An interesting thing which becomes apparent with indirect normativity is we don’t really want an AI to do what we would do, or value precisely what we would value. Imagine an AI created in Viking times, where we had managed to code in exactly what our values were at the time. We’d probably end up with a very physically strong and violent AI (sorry if Vikings weren’t like that, history isn’t my strong suit!). We have different values today, but those values may not reflect the people we will become in 1,000 years or even the people that we will become immediately after the advent of superhuman intelligent AI. We value human productivity today for example, and that’ll become much less important. We also value short-term gains, enhancing productivity at the expensive of the environment, and that is unlikely to suit our future society at all. What we want is an AI which can create for itself a value system that will sum up our future needs, without sacrificing the needs or values of society today.
It’s tough to predict what an AI would do in this situation. As we’ve said, control in this hypothetical scenario has been solved, and we’re asking the AI to do as we would do in a future where our values converge and do what we mean in this statement. It might be that this future version of us that it predicts is OK with AI manipulating our own value systems for our own good, even if that’s not something we would want today because it is something that we may value in the future.
How do we find the right values?
The short answer, we don’t know.
Questions on ethics and morality have been researched by philosophers for thousands of years and really have no satisfactory answer. We don’t even have complete consensus on the most basic questions — Some believe there is a universal ethical framework that we can discover, others see ethics as an average of our current ideals, which change over time. Just because AI is a different subject to apply the question to, doesn’t mean we’re going to find the answers any more easily.

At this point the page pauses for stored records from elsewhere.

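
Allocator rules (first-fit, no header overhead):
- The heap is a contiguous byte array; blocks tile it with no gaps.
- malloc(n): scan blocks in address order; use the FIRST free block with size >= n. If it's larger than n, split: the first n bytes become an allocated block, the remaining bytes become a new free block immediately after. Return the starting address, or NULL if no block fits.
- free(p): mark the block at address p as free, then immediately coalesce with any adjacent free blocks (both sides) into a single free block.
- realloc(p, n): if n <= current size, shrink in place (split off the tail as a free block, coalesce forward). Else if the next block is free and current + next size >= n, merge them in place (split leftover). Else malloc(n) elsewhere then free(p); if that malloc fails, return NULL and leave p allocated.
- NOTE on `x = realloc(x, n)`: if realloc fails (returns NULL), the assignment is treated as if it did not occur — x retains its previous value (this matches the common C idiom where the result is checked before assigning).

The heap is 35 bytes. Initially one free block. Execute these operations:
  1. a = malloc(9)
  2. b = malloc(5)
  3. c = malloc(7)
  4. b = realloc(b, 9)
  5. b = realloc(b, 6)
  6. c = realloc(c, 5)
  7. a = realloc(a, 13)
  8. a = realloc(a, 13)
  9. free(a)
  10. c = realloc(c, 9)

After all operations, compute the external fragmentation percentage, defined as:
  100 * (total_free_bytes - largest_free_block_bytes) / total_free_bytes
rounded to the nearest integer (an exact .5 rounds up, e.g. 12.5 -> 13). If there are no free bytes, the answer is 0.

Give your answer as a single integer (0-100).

Op 1: a = malloc(9) -> a = 0; heap: [0-8 ALLOC][9-34 FREE]
Op 2: b = malloc(5) -> b = 9; heap: [0-8 ALLOC][9-13 ALLOC][14-34 FREE]
Op 3: c = malloc(7) -> c = 14; heap: [0-8 ALLOC][9-13 ALLOC][14-20 ALLOC][21-34 FREE]
Op 4: b = realloc(b, 9) -> b = 21; heap: [0-8 ALLOC][9-13 FREE][14-20 ALLOC][21-29 ALLOC][30-34 FREE]
Op 5: b = realloc(b, 6) -> b = 21; heap: [0-8 ALLOC][9-13 FREE][14-20 ALLOC][21-26 ALLOC][27-34 FREE]
Op 6: c = realloc(c, 5) -> c = 14; heap: [0-8 ALLOC][9-13 FREE][14-18 ALLOC][19-20 FREE][21-26 ALLOC][27-34 FREE]
Op 7: a = realloc(a, 13) -> a = 0; heap: [0-12 ALLOC][13-13 FREE][14-18 ALLOC][19-20 FREE][21-26 ALLOC][27-34 FREE]
Op 8: a = realloc(a, 13) -> a = 0; heap: [0-12 ALLOC][13-13 FREE][14-18 ALLOC][19-20 FREE][21-26 ALLOC][27-34 FREE]
Op 9: free(a) -> (freed a); heap: [0-13 FREE][14-18 ALLOC][19-20 FREE][21-26 ALLOC][27-34 FREE]
Op 10: c = realloc(c, 9) -> c = 0; heap: [0-8 ALLOC][9-20 FREE][21-26 ALLOC][27-34 FREE]
Free blocks: [12 8] total_free=20 largest=12 -> 100*(20-12)/20 = 800/20 = 40

Answer: 40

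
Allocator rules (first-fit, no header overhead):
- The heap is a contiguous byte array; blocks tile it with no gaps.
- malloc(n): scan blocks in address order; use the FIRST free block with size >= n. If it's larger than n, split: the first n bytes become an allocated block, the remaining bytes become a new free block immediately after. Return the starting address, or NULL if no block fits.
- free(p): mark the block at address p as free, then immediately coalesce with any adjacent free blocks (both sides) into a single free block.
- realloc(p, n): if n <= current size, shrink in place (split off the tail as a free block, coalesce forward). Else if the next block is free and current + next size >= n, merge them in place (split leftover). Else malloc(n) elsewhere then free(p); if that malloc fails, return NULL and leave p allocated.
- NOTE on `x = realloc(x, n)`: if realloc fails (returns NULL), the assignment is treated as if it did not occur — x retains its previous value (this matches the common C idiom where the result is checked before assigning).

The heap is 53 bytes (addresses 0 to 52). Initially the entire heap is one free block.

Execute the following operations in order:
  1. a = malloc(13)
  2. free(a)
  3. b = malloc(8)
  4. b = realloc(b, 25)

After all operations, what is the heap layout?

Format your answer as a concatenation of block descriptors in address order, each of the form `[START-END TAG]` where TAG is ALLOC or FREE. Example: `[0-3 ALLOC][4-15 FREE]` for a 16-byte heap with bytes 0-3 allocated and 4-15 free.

Answer: [0-24 ALLOC][25-52 FREE]

Derivation:
Op 1: a = malloc(13) -> a = 0; heap: [0-12 ALLOC][13-52 FREE]
Op 2: free(a) -> (freed a); heap: [0-52 FREE]
Op 3: b = malloc(8) -> b = 0; heap: [0-7 ALLOC][8-52 FREE]
Op 4: b = realloc(b, 25) -> b = 0; heap: [0-24 ALLOC][25-52 FREE]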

One solution proposed is to create a genie type AI and ask it what values it should be given, or what indirect instructions we should use to achieve desirable values. The problems to this approach can be imagined if we used this type of AI to solve the control problem. If we are using it to solve the control problem, the genie itself cannot be completely controlled. We may try to limit its access to data, and give it a very restrictive communication system, like only being able to answer yes or no to questions, but it’s extremely difficult for a human to predict the methods that an intelligence greater than ourselves might take to escape the cage we build for it. Applied to alignment, the problem is how we would know whether the answer given by an un-aligned AI is indeed inline with human values, given our expectation that we need an answer different to anything we have thought of before.
Eliezer Yudkowski draws a parallel between this type of AI and a chess-playing computer. In 1950 Claude Shannon came up with a theoretically perfect chess-playing algorithm, and from there it took 47 years for Deep Blue to beat Gary Kasparov. What Shannon needed was the computing power to make his algorithm come to life. AI alignment though is in the pre-Shannon days. Even with unlimited compute, we do not know what algorithm we would run.
It’s possible, with the processing power we have available today, that the gap between the theoretically perfect algorithm and the functioning prototype would be much shorter, but we first need to figure out some fundamental questions to put this processing power to good use.